“There was a time when we proclaimed that we were part of a beautiful and fragmented chaos of affinity groups, conflicted organizations, disorganized rebels, all of whom were somehow part of the same social movement that was greater than the sum of its parts. We were more accurately a disorganized mob of enraged plebeians shaking our fists at a disciplined imperial army. Years ago we spoke of social movementism but now it only makes sense to drop the ‘social’ since this phase of confusion was incapable of understanding the social terrain. Disparate, unfocused, and divided movements lack a unified intentionality; they have proved themselves incapable of pursuing the necessity of communism.”
Five years ago The Communist Necessity was written to demarcate a revolutionary politics grounded in necessity from social movementism, and revolutionary science from contemporary intellectual fads. Now J. Moufawad-Paul’s notorious polemic is back, still relevant and prescient.
This second edition of Moufawad-Paul’s first book includes a preface by Dao-yuan Chou and a reflective afterword by the author. New readers can discover why the recognition of communism’s necessity “requires a new return to the revolutionary communist theories and experiences won from history.”

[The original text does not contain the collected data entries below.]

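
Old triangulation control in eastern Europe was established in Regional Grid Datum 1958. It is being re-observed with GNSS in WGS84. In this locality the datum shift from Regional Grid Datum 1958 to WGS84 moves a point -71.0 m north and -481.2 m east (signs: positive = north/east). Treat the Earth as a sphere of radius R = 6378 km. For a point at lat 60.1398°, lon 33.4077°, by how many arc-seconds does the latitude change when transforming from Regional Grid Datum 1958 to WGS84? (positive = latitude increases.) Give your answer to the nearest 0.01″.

Δφ = -2.30″

On a sphere of radius R, 1 rad of latitude = R, so Δφ = ΔN / R = -71.0 / 6378000 = -1.1132e-05 rad = -2.296″.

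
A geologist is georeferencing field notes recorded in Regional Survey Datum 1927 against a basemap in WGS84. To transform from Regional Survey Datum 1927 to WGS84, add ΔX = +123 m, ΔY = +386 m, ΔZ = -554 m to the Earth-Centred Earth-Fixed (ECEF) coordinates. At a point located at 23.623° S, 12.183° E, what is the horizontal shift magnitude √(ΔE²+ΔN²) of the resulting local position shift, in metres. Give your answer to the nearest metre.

553 m

The local east axis at (φ, λ) is (−sin λ, cos λ, 0), so ΔE = −sin(12.183°)·123 + cos(12.183°)·386 = 351.35 m.
The local north axis is (−sin φ cos λ, −sin φ sin λ, cos φ), giving ΔN = 48.178 + 32.642 − 507.576 = -426.76 m.
Horizontal magnitude = √(ΔE² + ΔN²) = √(351.35² + (-426.76)²) = 552.78 m.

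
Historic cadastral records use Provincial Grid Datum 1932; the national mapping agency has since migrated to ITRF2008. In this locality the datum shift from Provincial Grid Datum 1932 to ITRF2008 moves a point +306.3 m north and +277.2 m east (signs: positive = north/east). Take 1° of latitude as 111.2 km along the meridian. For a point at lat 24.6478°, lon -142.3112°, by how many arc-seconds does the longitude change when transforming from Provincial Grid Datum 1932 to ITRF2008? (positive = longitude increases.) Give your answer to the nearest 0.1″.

Δλ = 9.9″

At latitude 24.6478°, cos φ = 0.908889.
1° of longitude at this latitude = 111.2 × cos φ = 101.07 km, so Δλ = 277.2 / 101068.4 = 0.0027427° = 9.874″.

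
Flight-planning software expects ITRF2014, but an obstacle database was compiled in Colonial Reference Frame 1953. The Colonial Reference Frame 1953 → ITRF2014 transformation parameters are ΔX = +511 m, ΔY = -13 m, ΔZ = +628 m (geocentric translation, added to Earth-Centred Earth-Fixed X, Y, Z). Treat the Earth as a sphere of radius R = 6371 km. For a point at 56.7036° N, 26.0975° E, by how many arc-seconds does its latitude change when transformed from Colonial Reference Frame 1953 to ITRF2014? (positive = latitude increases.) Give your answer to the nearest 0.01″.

Δφ = -1.10″

sin φ = 0.835842, cos φ = 0.548970, sin λ = 0.439900, cos λ = 0.898047.
North component: ΔN = −sin φ cos λ·ΔX − sin φ sin λ·ΔY + cos φ·ΔZ = −(0.835842)(0.898047)(511) − (0.835842)(0.439900)(-13) + (0.548970)(628) = -34.04 m.
1° of latitude spans πR/180 = 111195 m, so Δφ = -34.04 / 111195 × 3600 = -1.102″.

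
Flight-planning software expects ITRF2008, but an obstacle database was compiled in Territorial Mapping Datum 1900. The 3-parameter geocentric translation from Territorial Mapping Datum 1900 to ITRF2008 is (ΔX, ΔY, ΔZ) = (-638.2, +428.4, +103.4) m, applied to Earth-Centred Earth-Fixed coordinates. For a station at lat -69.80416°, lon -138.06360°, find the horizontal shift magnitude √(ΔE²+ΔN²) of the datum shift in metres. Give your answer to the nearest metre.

775 m

At φ = -69.80416°, λ = -138.06360°: sin φ = -0.938518, cos φ = 0.345230, sin λ = -0.668305, cos λ = -0.743887.
ΔE = −sin λ·ΔX + cos λ·ΔY = −(-0.668305)·(-638.2) + (-0.743887)·(428.4) = -745.19 m.
ΔN = −sin φ cos λ·ΔX − sin φ sin λ·ΔY + cos φ·ΔZ = −(-0.938518)(-0.743887)(-638.2) − (-0.938518)(-0.668305)(428.4) + (0.345230)(103.4) = 212.56 m.
Horizontal magnitude = √(ΔE² + ΔN²) = √((-745.19)² + 212.56²) = 774.92 m.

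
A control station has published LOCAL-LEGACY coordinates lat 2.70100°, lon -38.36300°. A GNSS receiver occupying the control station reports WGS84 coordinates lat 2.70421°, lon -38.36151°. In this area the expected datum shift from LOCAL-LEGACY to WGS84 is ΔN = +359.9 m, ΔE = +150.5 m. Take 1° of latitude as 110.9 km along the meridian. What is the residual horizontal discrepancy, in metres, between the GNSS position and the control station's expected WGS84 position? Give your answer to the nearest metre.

15 m

Observed coordinate differences: Δφ = +0.00321°, Δλ = +0.00149°.
Converting to metres (1° lat = 110900 m, cos φ = 0.998889): observed ΔN = 356.0 m, observed ΔE = 165.1 m.
Subtracting the expected shift leaves a residual of 356.0 − (359.9) = -3.9 m north and 165.1 − (150.5) = 14.6 m east.
Residual distance = √((-3.9)² + 14.6²) = 15.1 m.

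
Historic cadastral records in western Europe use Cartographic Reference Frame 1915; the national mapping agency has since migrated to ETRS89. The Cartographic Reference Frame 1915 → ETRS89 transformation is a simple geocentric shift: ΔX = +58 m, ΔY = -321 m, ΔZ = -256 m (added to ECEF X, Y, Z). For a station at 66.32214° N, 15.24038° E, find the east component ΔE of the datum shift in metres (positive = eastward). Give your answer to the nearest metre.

ΔE = -325 m

The local east axis at (φ, λ) is (−sin λ, cos λ, 0), so ΔE = −sin(15.24038°)·58 + cos(15.24038°)·(-321) = -324.96 m.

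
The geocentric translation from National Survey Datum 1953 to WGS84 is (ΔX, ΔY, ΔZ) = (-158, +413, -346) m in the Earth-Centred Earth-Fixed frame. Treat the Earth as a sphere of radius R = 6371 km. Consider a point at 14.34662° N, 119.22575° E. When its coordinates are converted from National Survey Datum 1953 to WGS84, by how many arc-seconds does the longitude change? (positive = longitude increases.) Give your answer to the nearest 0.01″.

Δλ = -2.13″

sin φ = 0.247787, cos φ = 0.968814, sin λ = 0.872703, cos λ = -0.488252.
East component: ΔE = −sin λ·ΔX + cos λ·ΔY = −(0.872703)(-158) + (-0.488252)(413) = -63.76 m.
1° of latitude spans πR/180 = 111195 m; at latitude φ, 1° of longitude spans that × cos φ = 107727.2 m, so Δλ = -63.76 / 107727.2 × 3600 = -2.131″.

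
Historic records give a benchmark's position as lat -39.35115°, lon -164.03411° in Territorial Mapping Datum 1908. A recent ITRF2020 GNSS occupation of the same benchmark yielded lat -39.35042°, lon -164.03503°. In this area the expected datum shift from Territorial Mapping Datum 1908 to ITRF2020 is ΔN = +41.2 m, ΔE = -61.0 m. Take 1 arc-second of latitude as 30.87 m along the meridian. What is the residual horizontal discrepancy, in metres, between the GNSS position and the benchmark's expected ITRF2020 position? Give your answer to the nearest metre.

Observed coordinate differences: Δφ = +0.00073°, Δλ = -0.00092°.
Converting to metres (1° lat = 111132 m, cos φ = 0.773274): observed ΔN = 81.1 m, observed ΔE = -79.1 m.
Subtracting the expected shift leaves a residual of 81.1 − (41.2) = 39.9 m north and -79.1 − (-61.0) = -18.1 m east.
Residual distance = √(39.9² + (-18.1)²) = 43.8 m.

44 m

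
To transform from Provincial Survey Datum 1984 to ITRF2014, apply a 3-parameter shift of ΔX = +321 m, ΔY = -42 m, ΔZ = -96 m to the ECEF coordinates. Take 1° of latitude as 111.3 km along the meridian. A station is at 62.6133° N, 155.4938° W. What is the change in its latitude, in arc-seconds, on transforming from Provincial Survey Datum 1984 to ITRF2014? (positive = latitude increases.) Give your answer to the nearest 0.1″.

sin φ = 0.887922, cos φ = 0.459994, sin λ = -0.414792, cos λ = -0.909916.
North component: ΔN = −sin φ cos λ·ΔX − sin φ sin λ·ΔY + cos φ·ΔZ = −(0.887922)(-0.909916)(321) − (0.887922)(-0.414792)(-42) + (0.459994)(-96) = 199.72 m.
1° of latitude spans 111300 m, so Δφ = 199.72 / 111300 × 3600 = 6.460″.

Δφ = 6.5″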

The Communist Necessity is a polemical interrogation of the practice of “social movementism” that has enjoyed a normative status at the centres of capitalism. Despite the fact that the name “communism” has been reclaimed by a variety of important intellectuals, J. Moufawad-Paul argues that, due to a failure to grapple with the concrete questions connected to historical moments of actually making revolution, movementist praxis remains hegemonic. More of a philosophical intervention than a historiography or political economy, The Communist Necessity engages in a quick and pointed manner with a variety of authors and tendencies including Alain Badiou, Jodi Dean, the Invisible Committee, Tiqqun, Théorie Communiste, and others. Moufawad-Paul argues that a refusal to recognize contemporary revolutionary movements from the 1980s to the present results in the reification of a capitalist “end of history” discourse within this movementist conceptualization of theory and practice.
Originally written as a small essay on the left-wing blog MLM Mayhem, The Communist Necessity was expanded into a pocket-sized treatise in 2015, sketching out the boundaries of the movementist terrain, as well as its contemporary ideologues, so as to raise questions that may be uncomfortable for those still devoted to movementist praxis, particularly if they define themselves as marxist. Aware of his past affinity with social movementism, and with some apprehension of the problem of communist orthodoxy, Moufawad-Paul argues that the recognition of communism's necessity “requires a new return to the revolutionary communist theories and experiences won from history.”
J. Moufawad-Paul lives in Toronto and works as casualized contract faculty at York University where he received his PhD in philosophy. He is the author of Austerity Apparatus, Continuity and Rupture, and Demarcation and Demystification.
Dao-yuan Chou is an organizer and author of Silage Choppers and Snake Spirits.